What else is going on inside a building that could cause harm to individuals in or near it, or which would further jeopardize the integrity of the structure? Pieces don’t just fall off buildings without underlying problems.
So one has to wonder how long the court system and officials in the city and county of Albany can continue to put up with the condition of the 95-year-old, 11-story Central Warehouse building in downtown Albany.
And how long should government put up with a wily owner who, from his public comments, seems indifferent to the issues raised?
City officials had to declare a temporary emergency last week after a new engineering report found that a portion of one wall of the structure was in “imminent” risk of collapse. That prompted Amtrak to temporarily suspend westbound service along a line that passes very close to that wall.
The report noted extensive deterioration of the concrete structure, both interior and exterior. Officials shored up the building for now at significant taxpayer expense. And the city gave the owner 10 days to address some of the most pressing problems.
The owner, Evan Blum, has been cited for violations before without taking action, city officials say. He also apparently owes the county about $550,000 in overdue taxes.
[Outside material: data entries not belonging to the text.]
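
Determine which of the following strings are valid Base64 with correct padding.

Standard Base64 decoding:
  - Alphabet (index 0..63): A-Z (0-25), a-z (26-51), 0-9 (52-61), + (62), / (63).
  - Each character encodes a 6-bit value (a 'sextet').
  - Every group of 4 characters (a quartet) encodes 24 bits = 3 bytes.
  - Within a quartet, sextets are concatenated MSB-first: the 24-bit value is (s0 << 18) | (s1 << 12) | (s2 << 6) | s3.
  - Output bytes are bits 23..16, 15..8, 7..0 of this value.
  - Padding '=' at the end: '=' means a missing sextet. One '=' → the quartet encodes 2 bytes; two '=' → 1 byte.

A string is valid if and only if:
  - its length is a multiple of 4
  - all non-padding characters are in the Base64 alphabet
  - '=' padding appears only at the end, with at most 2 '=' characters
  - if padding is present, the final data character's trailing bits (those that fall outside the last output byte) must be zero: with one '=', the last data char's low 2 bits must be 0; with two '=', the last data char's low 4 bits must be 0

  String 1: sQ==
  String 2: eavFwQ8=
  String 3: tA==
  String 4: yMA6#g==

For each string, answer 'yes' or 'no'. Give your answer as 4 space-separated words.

String 1: 'sQ==' → valid
String 2: 'eavFwQ8=' → valid
String 3: 'tA==' → valid
String 4: 'yMA6#g==' → invalid (bad char(s): ['#'])

Answer: yes yes yes no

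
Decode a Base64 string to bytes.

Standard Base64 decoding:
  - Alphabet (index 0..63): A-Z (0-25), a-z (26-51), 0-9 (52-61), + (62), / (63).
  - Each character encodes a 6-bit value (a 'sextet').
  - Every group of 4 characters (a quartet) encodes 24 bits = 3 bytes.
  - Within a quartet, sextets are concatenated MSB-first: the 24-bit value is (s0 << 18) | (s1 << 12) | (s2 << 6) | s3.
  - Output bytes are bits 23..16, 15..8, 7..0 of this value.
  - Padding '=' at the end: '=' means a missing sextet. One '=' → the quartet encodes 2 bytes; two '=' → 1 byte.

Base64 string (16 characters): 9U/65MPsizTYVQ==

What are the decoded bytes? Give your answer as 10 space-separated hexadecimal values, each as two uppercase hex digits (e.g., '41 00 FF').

After char 0 ('9'=61): chars_in_quartet=1 acc=0x3D bytes_emitted=0
After char 1 ('U'=20): chars_in_quartet=2 acc=0xF54 bytes_emitted=0
After char 2 ('/'=63): chars_in_quartet=3 acc=0x3D53F bytes_emitted=0
After char 3 ('6'=58): chars_in_quartet=4 acc=0xF54FFA -> emit F5 4F FA, reset; bytes_emitted=3
After char 4 ('5'=57): chars_in_quartet=1 acc=0x39 bytes_emitted=3
After char 5 ('M'=12): chars_in_quartet=2 acc=0xE4C bytes_emitted=3
After char 6 ('P'=15): chars_in_quartet=3 acc=0x3930F bytes_emitted=3
After char 7 ('s'=44): chars_in_quartet=4 acc=0xE4C3EC -> emit E4 C3 EC, reset; bytes_emitted=6
After char 8 ('i'=34): chars_in_quartet=1 acc=0x22 bytes_emitted=6
After char 9 ('z'=51): chars_in_quartet=2 acc=0x8B3 bytes_emitted=6
After char 10 ('T'=19): chars_in_quartet=3 acc=0x22CD3 bytes_emitted=6
After char 11 ('Y'=24): chars_in_quartet=4 acc=0x8B34D8 -> emit 8B 34 D8, reset; bytes_emitted=9
After char 12 ('V'=21): chars_in_quartet=1 acc=0x15 bytes_emitted=9
After char 13 ('Q'=16): chars_in_quartet=2 acc=0x550 bytes_emitted=9
Padding '==': partial quartet acc=0x550 -> emit 55; bytes_emitted=10

Answer: F5 4F FA E4 C3 EC 8B 34 D8 55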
How much longer should local government officials have to wait before the courts compel the owner to make repairs or force him to give up ownership of the building?
Another collapse of a portion of wall or a shift in the structure could happen at any time while frustrated public officials and the owner continue their legal dance.
The government has tools at its disposal to force reluctant owners to take care of their properties and fix safety violations.
We’ve seen governments fine homeowners for not fixing cracks in the sidewalk in front of their houses. Building owners are regularly cited for violations that might contribute to a fire, like a lack of sprinklers or smoke alarms. We’ve seen governments take over properties for delinquent taxes and failure to address code violations. How is this any different?
At some point, public safety has to take priority over all other considerations.
We clearly have reached that point. Enough is enough.
If the engineering reports support the need for significant repairs or demolition, then our public officials have an obligation to use all of their authority to move full speed ahead to avert an impending catastrophe.
Some say this matter is far from over.
Tell that to the next person who stares up at a falling chunk of concrete from this building as it takes aim at his head.